The legendary Ronnie Scotts has been well-known in the international jazz community since 1959. It first started out as a place for musicians to jam, but soon attracted interest from the US and became the place for performances of every kind of jazz music. This is a landmark in the London music scene!


·         606 Club

This jazz club will appeal to people looking for an authentic jazz experience. It serves up live music from some of the best jazz musicians playing today like Jamie Cullum, Claire Teal and Hamish Stuart. Musicians perform directly in front of the audience rather than on the stage and occasionally, patrons jump on the stage to jam with the band!


·         WZ Jazz

WM Jazz hosts live music with an impressive line-up performers from the worlds of jazz, soul, jazz funk and blues. This intimate venue offers dinner, jazz and some of the most popular musicians like the Miller Jazz Quartet and the talented tenor saxophonist Brandon Allen.

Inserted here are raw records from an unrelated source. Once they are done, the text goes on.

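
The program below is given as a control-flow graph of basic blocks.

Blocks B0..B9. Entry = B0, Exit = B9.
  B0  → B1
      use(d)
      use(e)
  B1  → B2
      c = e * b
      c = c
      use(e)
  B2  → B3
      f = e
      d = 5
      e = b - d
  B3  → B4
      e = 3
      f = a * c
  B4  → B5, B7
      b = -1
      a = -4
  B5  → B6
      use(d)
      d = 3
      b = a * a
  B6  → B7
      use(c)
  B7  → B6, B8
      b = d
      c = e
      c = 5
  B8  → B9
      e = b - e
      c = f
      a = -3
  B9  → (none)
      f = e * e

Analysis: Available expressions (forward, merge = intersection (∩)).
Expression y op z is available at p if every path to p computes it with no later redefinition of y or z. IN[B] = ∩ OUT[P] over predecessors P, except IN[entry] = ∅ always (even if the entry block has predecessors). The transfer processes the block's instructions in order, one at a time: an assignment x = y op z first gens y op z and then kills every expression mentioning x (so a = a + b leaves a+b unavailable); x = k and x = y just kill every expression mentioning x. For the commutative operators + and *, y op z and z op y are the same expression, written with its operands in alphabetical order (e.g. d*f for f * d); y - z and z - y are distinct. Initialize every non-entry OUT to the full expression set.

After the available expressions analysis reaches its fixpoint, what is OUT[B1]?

Answer: {b*e}

Working:
Per-block solution:
  B0:  IN={}  OUT={}
  B1:  IN={}  OUT={b*e}
  B2:  IN={b*e}  OUT={b-d}
  B3:  IN={b-d}  OUT={a*c, b-d}
  B4:  IN={a*c, b-d}  OUT={}
  B5:  IN={}  OUT={a*a}
  B6:  IN={}  OUT={}
  B7:  IN={}  OUT={}
  B8:  IN={}  OUT={}
  B9:  IN={}  OUT={e*e}

Merge at B1: IN[B1] = OUT[B0] = {}
Applying B1's transfer function to that IN value gives OUT[B1] (row B1 above).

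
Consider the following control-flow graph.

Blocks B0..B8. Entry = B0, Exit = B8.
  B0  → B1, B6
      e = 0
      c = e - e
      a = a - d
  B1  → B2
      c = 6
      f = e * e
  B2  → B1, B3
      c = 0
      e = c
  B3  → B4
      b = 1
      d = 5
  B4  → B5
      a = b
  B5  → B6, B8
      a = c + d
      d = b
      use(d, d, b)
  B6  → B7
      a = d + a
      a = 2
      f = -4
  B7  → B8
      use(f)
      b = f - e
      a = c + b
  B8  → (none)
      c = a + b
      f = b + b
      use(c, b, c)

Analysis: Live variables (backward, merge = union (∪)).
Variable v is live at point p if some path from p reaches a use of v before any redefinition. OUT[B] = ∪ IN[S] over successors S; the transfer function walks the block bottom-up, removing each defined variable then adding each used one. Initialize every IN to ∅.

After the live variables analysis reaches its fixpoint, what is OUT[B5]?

Fixpoint table:
  B0:  IN={a, d}  OUT={a, c, d, e}
  B1:  IN={e}  OUT={}
  B2:  IN={}  OUT={c, e}
  B3:  IN={c, e}  OUT={b, c, d, e}
  B4:  IN={b, c, d, e}  OUT={b, c, d, e}
  B5:  IN={b, c, d, e}  OUT={a, b, c, d, e}
  B6:  IN={a, c, d, e}  OUT={c, e, f}
  B7:  IN={c, e, f}  OUT={a, b}
  B8:  IN={a, b}  OUT={}

Merge at B5: OUT[B5] = IN[B6] ⊔ IN[B8] = {a, b, c, d, e}

Answer: {a, b, c, d, e}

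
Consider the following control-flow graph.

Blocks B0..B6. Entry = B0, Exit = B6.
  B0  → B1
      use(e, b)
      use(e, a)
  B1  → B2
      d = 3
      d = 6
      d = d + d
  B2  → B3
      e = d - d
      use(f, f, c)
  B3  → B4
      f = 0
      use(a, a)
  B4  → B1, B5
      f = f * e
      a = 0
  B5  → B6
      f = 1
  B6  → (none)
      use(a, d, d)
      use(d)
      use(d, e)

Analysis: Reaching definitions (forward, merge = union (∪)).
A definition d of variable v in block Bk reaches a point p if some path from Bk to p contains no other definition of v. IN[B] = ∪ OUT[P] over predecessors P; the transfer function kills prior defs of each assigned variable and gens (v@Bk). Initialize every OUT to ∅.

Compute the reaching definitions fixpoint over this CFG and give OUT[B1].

Per-block solution:
  B0: | IN={} | OUT={}
  B1: | IN={a@B4, d@B1, e@B2, f@B4} | OUT={a@B4, d@B1, e@B2, f@B4}
  B2: | IN={a@B4, d@B1, e@B2, f@B4} | OUT={a@B4, d@B1, e@B2, f@B4}
  B3: | IN={a@B4, d@B1, e@B2, f@B4} | OUT={a@B4, d@B1, e@B2, f@B3}
  B4: | IN={a@B4, d@B1, e@B2, f@B3} | OUT={a@B4, d@B1, e@B2, f@B4}
  B5: | IN={a@B4, d@B1, e@B2, f@B4} | OUT={a@B4, d@B1, e@B2, f@B5}
  B6: | IN={a@B4, d@B1, e@B2, f@B5} | OUT={a@B4, d@B1, e@B2, f@B5}

Merge at B1: IN[B1] = OUT[B0] ⊔ OUT[B4] = {a@B4, d@B1, e@B2, f@B4}
Applying B1's transfer function to that IN value gives OUT[B1] (row B1 above).

Answer: {a@B4, d@B1, e@B2, f@B4}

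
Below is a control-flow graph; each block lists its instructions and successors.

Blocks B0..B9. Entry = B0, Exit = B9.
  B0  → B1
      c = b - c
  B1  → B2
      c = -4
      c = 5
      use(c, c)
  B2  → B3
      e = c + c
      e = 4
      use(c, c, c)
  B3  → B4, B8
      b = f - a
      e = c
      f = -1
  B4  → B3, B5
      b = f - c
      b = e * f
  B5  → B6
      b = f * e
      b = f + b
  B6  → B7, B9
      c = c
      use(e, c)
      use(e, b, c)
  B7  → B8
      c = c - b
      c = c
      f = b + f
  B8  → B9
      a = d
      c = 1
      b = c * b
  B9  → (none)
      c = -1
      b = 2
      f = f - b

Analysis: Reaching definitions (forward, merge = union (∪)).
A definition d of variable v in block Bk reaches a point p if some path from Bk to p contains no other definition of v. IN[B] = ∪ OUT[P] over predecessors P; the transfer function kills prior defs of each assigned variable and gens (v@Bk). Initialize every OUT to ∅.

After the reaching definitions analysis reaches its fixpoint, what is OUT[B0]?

Converged values:
  B0: | IN={} | OUT={c@B0}
  B1: | IN={c@B0} | OUT={c@B1}
  B2: | IN={c@B1} | OUT={c@B1, e@B2}
  B3: | IN={b@B4, c@B1, e@B2, e@B3, f@B3} | OUT={b@B3, c@B1, e@B3, f@B3}
  B4: | IN={b@B3, c@B1, e@B3, f@B3} | OUT={b@B4, c@B1, e@B3, f@B3}
  B5: | IN={b@B4, c@B1, e@B3, f@B3} | OUT={b@B5, c@B1, e@B3, f@B3}
  B6: | IN={b@B5, c@B1, e@B3, f@B3} | OUT={b@B5, c@B6, e@B3, f@B3}
  B7: | IN={b@B5, c@B6, e@B3, f@B3} | OUT={b@B5, c@B7, e@B3, f@B7}
  B8: | IN={b@B3, b@B5, c@B1, c@B7, e@B3, f@B3, f@B7} | OUT={a@B8, b@B8, c@B8, e@B3, f@B3, f@B7}
  B9: | IN={a@B8, b@B5, b@B8, c@B6, c@B8, e@B3, f@B3, f@B7} | OUT={a@B8, b@B9, c@B9, e@B3, f@B9}

B0 is the boundary node: IN[B0] = {}
Applying B0's transfer function to that IN value gives OUT[B0] (row B0 above).

Answer: {c@B0}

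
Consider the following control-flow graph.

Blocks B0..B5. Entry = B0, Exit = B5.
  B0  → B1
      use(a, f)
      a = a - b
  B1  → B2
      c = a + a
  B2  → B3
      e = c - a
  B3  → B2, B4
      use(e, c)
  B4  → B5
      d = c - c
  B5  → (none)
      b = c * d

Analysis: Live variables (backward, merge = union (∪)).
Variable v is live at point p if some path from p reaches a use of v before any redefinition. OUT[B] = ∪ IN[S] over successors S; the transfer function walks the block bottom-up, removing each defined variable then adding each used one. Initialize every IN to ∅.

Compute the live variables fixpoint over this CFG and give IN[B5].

Per-block solution:
  B0:  IN={a, b, f}  OUT={a}
  B1:  IN={a}  OUT={a, c}
  B2:  IN={a, c}  OUT={a, c, e}
  B3:  IN={a, c, e}  OUT={a, c}
  B4:  IN={c}  OUT={c, d}
  B5:  IN={c, d}  OUT={}

B5 is the boundary node: OUT[B5] = {}
Applying B5's transfer function to that OUT value gives IN[B5] (row B5 above).

Answer: {c, d}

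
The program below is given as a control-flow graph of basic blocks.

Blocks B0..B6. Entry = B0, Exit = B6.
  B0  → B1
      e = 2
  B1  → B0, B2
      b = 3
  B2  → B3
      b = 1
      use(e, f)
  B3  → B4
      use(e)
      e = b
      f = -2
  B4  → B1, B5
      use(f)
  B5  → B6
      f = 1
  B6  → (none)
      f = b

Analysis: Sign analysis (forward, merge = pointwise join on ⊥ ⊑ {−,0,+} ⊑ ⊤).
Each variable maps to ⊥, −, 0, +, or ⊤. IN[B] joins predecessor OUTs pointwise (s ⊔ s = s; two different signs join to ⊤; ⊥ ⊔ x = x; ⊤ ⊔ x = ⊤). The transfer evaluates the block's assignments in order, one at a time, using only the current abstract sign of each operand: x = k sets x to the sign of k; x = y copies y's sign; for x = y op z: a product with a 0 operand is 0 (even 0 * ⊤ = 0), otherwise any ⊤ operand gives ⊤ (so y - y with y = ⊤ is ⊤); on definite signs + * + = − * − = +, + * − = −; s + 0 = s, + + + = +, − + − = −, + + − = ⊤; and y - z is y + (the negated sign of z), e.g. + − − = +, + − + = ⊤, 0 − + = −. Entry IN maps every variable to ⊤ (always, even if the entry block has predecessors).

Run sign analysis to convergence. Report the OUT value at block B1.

Answer: {a: ⊤, b: +, c: ⊤, d: ⊤, e: +, f: ⊤}

Trace:
Converged values:
  B0:   IN=(all ⊤)   OUT={e:+; rest ⊤}
  B1:   IN={e:+; rest ⊤}   OUT={b:+, e:+; rest ⊤}
  B2:   IN={b:+, e:+; rest ⊤}   OUT={b:+, e:+; rest ⊤}
  B3:   IN={b:+, e:+; rest ⊤}   OUT={b:+, e:+, f:-; rest ⊤}
  B4:   IN={b:+, e:+, f:-; rest ⊤}   OUT={b:+, e:+, f:-; rest ⊤}
  B5:   IN={b:+, e:+, f:-; rest ⊤}   OUT={b:+, e:+, f:+; rest ⊤}
  B6:   IN={b:+, e:+, f:+; rest ⊤}   OUT={b:+, e:+, f:+; rest ⊤}

Merge at B1: IN[B1] = OUT[B0] ⊔ OUT[B4] = {a: ⊤, b: ⊤, c: ⊤, d: ⊤, e: +, f: ⊤}
Applying B1's transfer function to that IN value gives OUT[B1] (row B1 above).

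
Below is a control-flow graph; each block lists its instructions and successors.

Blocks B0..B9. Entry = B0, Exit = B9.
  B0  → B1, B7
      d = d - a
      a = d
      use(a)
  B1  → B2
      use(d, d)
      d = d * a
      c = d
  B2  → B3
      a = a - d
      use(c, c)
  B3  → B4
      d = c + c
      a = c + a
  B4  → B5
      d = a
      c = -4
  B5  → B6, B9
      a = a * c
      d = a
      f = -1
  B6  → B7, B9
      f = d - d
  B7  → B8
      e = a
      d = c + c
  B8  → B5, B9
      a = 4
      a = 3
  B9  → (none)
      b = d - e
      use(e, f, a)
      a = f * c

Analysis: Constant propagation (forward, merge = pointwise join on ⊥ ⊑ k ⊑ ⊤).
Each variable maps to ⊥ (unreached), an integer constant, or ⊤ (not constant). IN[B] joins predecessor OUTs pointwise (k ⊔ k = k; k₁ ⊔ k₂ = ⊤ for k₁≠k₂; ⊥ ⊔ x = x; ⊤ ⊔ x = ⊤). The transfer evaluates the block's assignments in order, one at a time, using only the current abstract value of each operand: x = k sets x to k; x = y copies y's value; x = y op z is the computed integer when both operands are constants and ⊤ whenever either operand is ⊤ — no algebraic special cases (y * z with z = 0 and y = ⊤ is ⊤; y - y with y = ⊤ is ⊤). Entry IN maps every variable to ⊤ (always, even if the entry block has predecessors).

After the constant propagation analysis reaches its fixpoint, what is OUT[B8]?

Answer: {a: 3, b: ⊤, c: ⊤, d: ⊤, e: ⊤, f: ⊤}

Working:
Fixpoint table:
  B0:  IN=(all ⊤)  OUT=(all ⊤)
  B1:  IN=(all ⊤)  OUT=(all ⊤)
  B2:  IN=(all ⊤)  OUT=(all ⊤)
  B3:  IN=(all ⊤)  OUT=(all ⊤)
  B4:  IN=(all ⊤)  OUT={c:-4; rest ⊤}
  B5:  IN=(all ⊤)  OUT={f:-1; rest ⊤}
  B6:  IN={f:-1; rest ⊤}  OUT=(all ⊤)
  B7:  IN=(all ⊤)  OUT=(all ⊤)
  B8:  IN=(all ⊤)  OUT={a:3; rest ⊤}
  B9:  IN=(all ⊤)  OUT=(all ⊤)

Merge at B8: IN[B8] = OUT[B7] = {a: ⊤, b: ⊤, c: ⊤, d: ⊤, e: ⊤, f: ⊤}
Applying B8's transfer function to that IN value gives OUT[B8] (row B8 above).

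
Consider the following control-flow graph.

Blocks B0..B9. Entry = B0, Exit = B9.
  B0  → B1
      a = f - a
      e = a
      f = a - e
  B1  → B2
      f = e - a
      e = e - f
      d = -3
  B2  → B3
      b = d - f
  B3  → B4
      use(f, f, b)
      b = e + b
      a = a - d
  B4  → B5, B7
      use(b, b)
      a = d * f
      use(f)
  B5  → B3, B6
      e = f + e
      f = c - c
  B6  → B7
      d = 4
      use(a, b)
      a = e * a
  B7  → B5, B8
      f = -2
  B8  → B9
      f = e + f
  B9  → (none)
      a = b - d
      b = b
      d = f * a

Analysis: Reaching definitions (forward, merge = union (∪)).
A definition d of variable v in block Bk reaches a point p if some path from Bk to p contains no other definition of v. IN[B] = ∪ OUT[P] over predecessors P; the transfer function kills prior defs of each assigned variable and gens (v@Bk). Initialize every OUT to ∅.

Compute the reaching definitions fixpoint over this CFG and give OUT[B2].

Per-block solution:
  B0: | IN={} | OUT={a@B0, e@B0, f@B0}
  B1: | IN={a@B0, e@B0, f@B0} | OUT={a@B0, d@B1, e@B1, f@B1}
  B2: | IN={a@B0, d@B1, e@B1, f@B1} | OUT={a@B0, b@B2, d@B1, e@B1, f@B1}
  B3: | IN={a@B0, a@B4, a@B6, b@B2, b@B3, d@B1, d@B6, e@B1, e@B5, f@B1, f@B5} | OUT={a@B3, b@B3, d@B1, d@B6, e@B1, e@B5, f@B1, f@B5}
  B4: | IN={a@B3, b@B3, d@B1, d@B6, e@B1, e@B5, f@B1, f@B5} | OUT={a@B4, b@B3, d@B1, d@B6, e@B1, e@B5, f@B1, f@B5}
  B5: | IN={a@B4, a@B6, b@B3, d@B1, d@B6, e@B1, e@B5, f@B1, f@B5, f@B7} | OUT={a@B4, a@B6, b@B3, d@B1, d@B6, e@B5, f@B5}
  B6: | IN={a@B4, a@B6, b@B3, d@B1, d@B6, e@B5, f@B5} | OUT={a@B6, b@B3, d@B6, e@B5, f@B5}
  B7: | IN={a@B4, a@B6, b@B3, d@B1, d@B6, e@B1, e@B5, f@B1, f@B5} | OUT={a@B4, a@B6, b@B3, d@B1, d@B6, e@B1, e@B5, f@B7}
  B8: | IN={a@B4, a@B6, b@B3, d@B1, d@B6, e@B1, e@B5, f@B7} | OUT={a@B4, a@B6, b@B3, d@B1, d@B6, e@B1, e@B5, f@B8}
  B9: | IN={a@B4, a@B6, b@B3, d@B1, d@B6, e@B1, e@B5, f@B8} | OUT={a@B9, b@B9, d@B9, e@B1, e@B5, f@B8}

Merge at B2: IN[B2] = OUT[B1] = {a@B0, d@B1, e@B1, f@B1}
Applying B2's transfer function to that IN value gives OUT[B2] (row B2 above).

Answer: {a@B0, b@B2, d@B1, e@B1, f@B1}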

·         The Vortex Jazz Club

Located in Dalston, The Vortex is the epitome of an underground jazz bar, with a crowd even more eccentric than the musicians on stage and an atmosphere that is thoroughly welcoming – as long as you’re there for the music!


·         Round Midnight Jazz and Blues Bar

Offering a range of live jazz and blue acts seven days a week, the bar has a loyal base of patrons flocking to hear good music in a cosy and intimate atmosphere. Jazz lovers can enjoy decent cocktails, simple food and real ales served in tankards whilst listening to their favourite bands.


·         Jazz @ Pizza Express

This is a flagship pizza and jazz venue. Well chosen traditional jazz with occasional appearances by big names, patrons will have to pay for admission which is usually a little bit more expensive, but once inside, it’s all worth it.